The gender toll that our gender roles bring are egregious and brutal, whether your issues lie within the norm or whether they don’t. If anything, maybe empathic, illogical men can learn from dispassionate, objective men. Perhaps stoic, self-assured women can coach needy, warm women how to be more self-reliant.
Maybe these roles are built on a lie that our false self’s foundation rests on. Maybe the deeper truth of our existence is our place in the Beloved embrace of our God as Father. Maybe “soft” men can learn strength from “tough” men without tearing down each other’s essence (yet, perhaps, a tearing down of the ego). Maybe compassionate women can foster sensitivity and kindness in fiercer, feisty women through shared struggle rather than implicit competition regarding beauty.
I love how Tupac describes his manhood. When asked how he could be a “killer” in one song and a “kind brother” in the next, he answered “because I’m so sensitive. And that’s why I’m so harsh… because I’m so sensitive.”
Can I confess something? I wrote this piece with unmerited angst at what I thought were unfair masculine caricatures I couldn’t measure up to in the first few chapters of Wild at Heart. Several chapters in, many tears freely flowing, and more than a handful of fist clenches later, I can see that this guy gets it too.
There is something especially manly about if you are a man reading this. There’s something God has for you that I could never speak to, neither could a rapper and neither could a theologian. There’s a cause, a calling, a curse you have to overcome which God is calling you to that His fellow kids are spurring you to pursue, to fight, to scrap for. On this Eldredge is totally right; boys will be boys in that in order to become men they need a battle worth dying for.
So too is there something particularly feminine about you if you are a woman reading this. So too could I never speak to, and neither could a rapper and neither could a theologian (often because the latter two or generally men anyway). There’s a people you can speak to, an issue you have words for that no one else has which God’s kids are pushing you to follow, to yearn toward, to risk your heart for. As an educator who’s been privileged to work with many young little ladies, you do tend to see the other side, the other issue, and the one who is overlooked while everyone continues to play on the playground.
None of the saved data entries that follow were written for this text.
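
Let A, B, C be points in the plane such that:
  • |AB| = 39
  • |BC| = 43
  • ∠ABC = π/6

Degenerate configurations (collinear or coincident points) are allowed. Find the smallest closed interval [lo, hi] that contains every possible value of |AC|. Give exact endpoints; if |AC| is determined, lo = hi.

|AB| ∈ {39}
|BC| ∈ {43}
|AC| ∈ {√(3370 - 1677·√(3))}

|AC| = √(3370 - 1677·√(3))  (≈ 21.5720)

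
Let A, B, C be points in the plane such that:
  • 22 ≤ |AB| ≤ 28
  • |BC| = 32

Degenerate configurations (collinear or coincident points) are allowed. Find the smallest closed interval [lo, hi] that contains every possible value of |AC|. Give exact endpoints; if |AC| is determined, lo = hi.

|AB| ∈ [22, 28]
|BC| ∈ {32}
|AC| ∈ [4, 60]

|AC| ∈ [4, 60]  (≈ [4.0000, 60.0000])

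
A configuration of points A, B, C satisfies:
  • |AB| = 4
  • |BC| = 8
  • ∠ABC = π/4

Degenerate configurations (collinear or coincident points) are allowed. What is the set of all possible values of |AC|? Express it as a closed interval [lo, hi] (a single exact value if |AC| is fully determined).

|AC| = 4·√(5 - 2·√(2))  (≈ 5.8945)

|AB| ∈ {4}
|BC| ∈ {8}
|AC| ∈ {4·√(5 - 2·√(2))}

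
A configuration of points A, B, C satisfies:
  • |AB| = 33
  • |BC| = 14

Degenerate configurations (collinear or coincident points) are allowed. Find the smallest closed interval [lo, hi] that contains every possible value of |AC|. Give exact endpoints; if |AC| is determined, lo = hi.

|AB| ∈ {33}
|BC| ∈ {14}
|AC| ∈ [19, 47]

|AC| ∈ [19, 47]  (≈ [19.0000, 47.0000])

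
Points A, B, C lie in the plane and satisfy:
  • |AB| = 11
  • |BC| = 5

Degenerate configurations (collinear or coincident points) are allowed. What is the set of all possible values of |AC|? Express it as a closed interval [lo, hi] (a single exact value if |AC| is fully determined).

|AC| ∈ [6, 16]  (≈ [6.0000, 16.0000])

|AB| ∈ {11}
|BC| ∈ {5}
|AC| ∈ [6, 16]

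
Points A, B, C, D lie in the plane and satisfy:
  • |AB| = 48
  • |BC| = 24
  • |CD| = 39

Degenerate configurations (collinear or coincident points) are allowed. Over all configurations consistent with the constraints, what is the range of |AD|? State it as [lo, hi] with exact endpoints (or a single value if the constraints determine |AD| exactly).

|AD| ∈ [0, 111]  (≈ [0.0000, 111.0000])

|AB| ∈ {48}
|BC| ∈ {24}
|CD| ∈ {39}
|AC| ∈ [24, 72]
|BD| ∈ [15, 63]
|AD| ∈ [0, 111]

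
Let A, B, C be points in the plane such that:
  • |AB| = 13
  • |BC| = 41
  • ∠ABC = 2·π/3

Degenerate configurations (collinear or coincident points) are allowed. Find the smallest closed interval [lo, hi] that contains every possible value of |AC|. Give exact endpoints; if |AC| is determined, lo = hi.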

But rest assured in this and die on this hill with me; God tells you who you are. Nobody else’s voice even comes close. Especially the monsters who tell you aren’t manly or womanly enough. Especially when it’s because you cry too much as a man or cry too little as a woman. So especially too when it’s because you aren’t strong enough as a man or aren’t pretty enough as a woman.
I’ve never said this word in a blog, but I think it fits well with this: fuck that. Fuck the enmy saying that to you. Fuck any trauma, any pain, any hardship that “confirms” your worth as lacking.
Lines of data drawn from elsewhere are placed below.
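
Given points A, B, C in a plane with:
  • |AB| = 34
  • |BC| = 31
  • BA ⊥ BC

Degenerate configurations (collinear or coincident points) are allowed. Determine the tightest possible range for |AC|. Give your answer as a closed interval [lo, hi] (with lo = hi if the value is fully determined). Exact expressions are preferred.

|AC| = √(2117)  (≈ 46.0109)

|AB| ∈ {34}
|BC| ∈ {31}
|AC| ∈ {√(2117)}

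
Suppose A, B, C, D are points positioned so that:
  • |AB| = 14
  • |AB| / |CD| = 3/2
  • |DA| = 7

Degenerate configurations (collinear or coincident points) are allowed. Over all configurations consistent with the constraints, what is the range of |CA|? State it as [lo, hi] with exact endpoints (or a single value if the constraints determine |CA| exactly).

|AB| ∈ {14}
|AD| ∈ {7}
|CD| ∈ {28/3}
|BD| ∈ [7, 21]
|AC| ∈ [7/3, 49/3]
|BC| ∈ [0, 91/3]

|CA| ∈ [7/3, 49/3]  (≈ [2.3333, 16.3333])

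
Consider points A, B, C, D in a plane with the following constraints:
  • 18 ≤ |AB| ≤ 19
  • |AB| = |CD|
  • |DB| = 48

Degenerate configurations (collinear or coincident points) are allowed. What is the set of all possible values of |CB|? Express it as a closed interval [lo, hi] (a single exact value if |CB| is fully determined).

|AB| ∈ [18, 19]
|BD| ∈ {48}
|CD| ∈ [18, 19]
|AD| ∈ [29, 67]
|BC| ∈ [29, 67]
|AC| ∈ [10, 86]

|CB| ∈ [29, 67]  (≈ [29.0000, 67.0000])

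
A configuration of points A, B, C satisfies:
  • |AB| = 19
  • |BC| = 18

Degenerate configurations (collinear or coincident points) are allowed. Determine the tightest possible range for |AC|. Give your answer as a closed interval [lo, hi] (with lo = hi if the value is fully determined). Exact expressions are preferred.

|AB| ∈ {19}
|BC| ∈ {18}
|AC| ∈ [1, 37]

|AC| ∈ [1, 37]  (≈ [1.0000, 37.0000])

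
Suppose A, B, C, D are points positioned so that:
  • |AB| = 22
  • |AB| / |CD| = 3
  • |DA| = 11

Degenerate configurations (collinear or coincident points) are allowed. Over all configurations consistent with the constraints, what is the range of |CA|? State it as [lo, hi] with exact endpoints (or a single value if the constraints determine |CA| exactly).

|CA| ∈ [11/3, 55/3]  (≈ [3.6667, 18.3333])

|AB| ∈ {22}
|AD| ∈ {11}
|CD| ∈ {22/3}
|BD| ∈ [11, 33]
|AC| ∈ [11/3, 55/3]
|BC| ∈ [11/3, 121/3]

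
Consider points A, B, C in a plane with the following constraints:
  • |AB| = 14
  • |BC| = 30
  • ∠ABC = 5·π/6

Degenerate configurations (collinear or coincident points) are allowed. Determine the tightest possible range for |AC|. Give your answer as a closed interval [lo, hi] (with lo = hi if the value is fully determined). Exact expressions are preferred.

|AC| = 2·√(105·√(3) + 274)  (≈ 42.7020)

|AB| ∈ {14}
|BC| ∈ {30}
|AC| ∈ {2·√(105·√(3) + 274)}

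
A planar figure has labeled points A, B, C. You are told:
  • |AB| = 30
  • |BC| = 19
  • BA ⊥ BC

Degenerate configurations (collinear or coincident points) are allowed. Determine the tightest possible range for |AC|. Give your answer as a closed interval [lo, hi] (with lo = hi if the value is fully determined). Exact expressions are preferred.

|AB| ∈ {30}
|BC| ∈ {19}
|AC| ∈ {√(1261)}

|AC| = √(1261)  (≈ 35.5106)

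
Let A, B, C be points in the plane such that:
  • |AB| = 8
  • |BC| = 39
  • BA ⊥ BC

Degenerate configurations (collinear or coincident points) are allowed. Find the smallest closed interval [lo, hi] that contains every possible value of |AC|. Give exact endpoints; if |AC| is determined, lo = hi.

|AB| ∈ {8}
|BC| ∈ {39}
|AC| ∈ {√(1585)}

|AC| = √(1585)  (≈ 39.8121)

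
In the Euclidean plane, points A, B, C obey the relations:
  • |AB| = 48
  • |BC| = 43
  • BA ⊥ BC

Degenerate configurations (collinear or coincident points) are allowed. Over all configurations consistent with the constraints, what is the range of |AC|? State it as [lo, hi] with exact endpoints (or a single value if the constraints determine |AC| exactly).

|AB| ∈ {48}
|BC| ∈ {43}
|AC| ∈ {√(4153)}

|AC| = √(4153)  (≈ 64.4438)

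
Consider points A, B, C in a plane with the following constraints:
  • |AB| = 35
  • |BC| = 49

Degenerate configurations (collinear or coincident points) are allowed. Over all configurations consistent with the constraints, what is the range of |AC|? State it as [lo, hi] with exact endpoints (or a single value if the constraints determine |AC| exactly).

|AC| ∈ [14, 84]  (≈ [14.0000, 84.0000])

|AB| ∈ {35}
|BC| ∈ {49}
|AC| ∈ [14, 84]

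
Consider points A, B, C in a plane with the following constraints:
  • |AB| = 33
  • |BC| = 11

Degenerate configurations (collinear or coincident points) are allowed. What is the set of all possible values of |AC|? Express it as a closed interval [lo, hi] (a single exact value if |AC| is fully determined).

|AC| ∈ [22, 44]  (≈ [22.0000, 44.0000])

|AB| ∈ {33}
|BC| ∈ {11}
|AC| ∈ [22, 44]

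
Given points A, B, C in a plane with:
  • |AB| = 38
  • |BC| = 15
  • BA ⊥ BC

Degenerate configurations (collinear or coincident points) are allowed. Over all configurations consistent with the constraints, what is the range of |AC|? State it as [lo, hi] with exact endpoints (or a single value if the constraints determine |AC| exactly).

|AB| ∈ {38}
|BC| ∈ {15}
|AC| ∈ {√(1669)}

|AC| = √(1669)  (≈ 40.8534)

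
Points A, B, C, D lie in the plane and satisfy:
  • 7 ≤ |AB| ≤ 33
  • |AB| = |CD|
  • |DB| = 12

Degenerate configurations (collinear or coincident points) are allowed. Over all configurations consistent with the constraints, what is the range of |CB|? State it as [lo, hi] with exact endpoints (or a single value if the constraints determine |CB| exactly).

|AB| ∈ [7, 33]
|BD| ∈ {12}
|CD| ∈ [7, 33]
|AD| ∈ [0, 45]
|BC| ∈ [0, 45]
|AC| ∈ [0, 78]

|CB| ∈ [0, 45]  (≈ [0.0000, 45.0000])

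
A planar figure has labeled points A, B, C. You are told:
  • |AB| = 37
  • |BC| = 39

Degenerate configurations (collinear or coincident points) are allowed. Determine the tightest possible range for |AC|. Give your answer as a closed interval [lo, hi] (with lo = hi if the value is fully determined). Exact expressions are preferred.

|AB| ∈ {37}
|BC| ∈ {39}
|AC| ∈ [2, 76]

|AC| ∈ [2, 76]  (≈ [2.0000, 76.0000])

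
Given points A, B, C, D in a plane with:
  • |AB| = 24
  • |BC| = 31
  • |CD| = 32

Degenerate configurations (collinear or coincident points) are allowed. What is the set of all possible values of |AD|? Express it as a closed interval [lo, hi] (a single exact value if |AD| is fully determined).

|AD| ∈ [0, 87]  (≈ [0.0000, 87.0000])

|AB| ∈ {24}
|BC| ∈ {31}
|CD| ∈ {32}
|AC| ∈ [7, 55]
|BD| ∈ [1, 63]
|AD| ∈ [0, 87]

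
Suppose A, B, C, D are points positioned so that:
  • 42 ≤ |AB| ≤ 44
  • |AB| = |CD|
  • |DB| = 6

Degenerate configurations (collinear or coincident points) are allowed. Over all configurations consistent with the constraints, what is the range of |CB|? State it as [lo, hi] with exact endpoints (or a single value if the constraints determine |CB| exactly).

|CB| ∈ [36, 50]  (≈ [36.0000, 50.0000])

|AB| ∈ [42, 44]
|BD| ∈ {6}
|CD| ∈ [42, 44]
|AD| ∈ [36, 50]
|BC| ∈ [36, 50]
|AC| ∈ [0, 94]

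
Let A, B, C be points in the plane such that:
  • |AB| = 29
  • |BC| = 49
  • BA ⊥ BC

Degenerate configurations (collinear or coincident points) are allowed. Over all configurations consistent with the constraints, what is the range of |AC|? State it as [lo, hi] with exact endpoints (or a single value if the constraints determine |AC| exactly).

|AC| = √(3242)  (≈ 56.9386)

|AB| ∈ {29}
|BC| ∈ {49}
|AC| ∈ {√(3242)}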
You were made exactly as was intended. Your beauty knows no bounds, your strength is entirely without limit. When, and only when, it is found first, last, and always in Our Father in heaven.
He’s the only one who can fix the toll of our gender role. He’s the only one who calls a woman woman and a man man. He understands the difference between us better than any culture, any political persuasion, any romantic comedy trope.
For within God’s image humans were made. Male and female He created, male and female, He sustains us, male and female, He loves us.
You are enough because He is enough.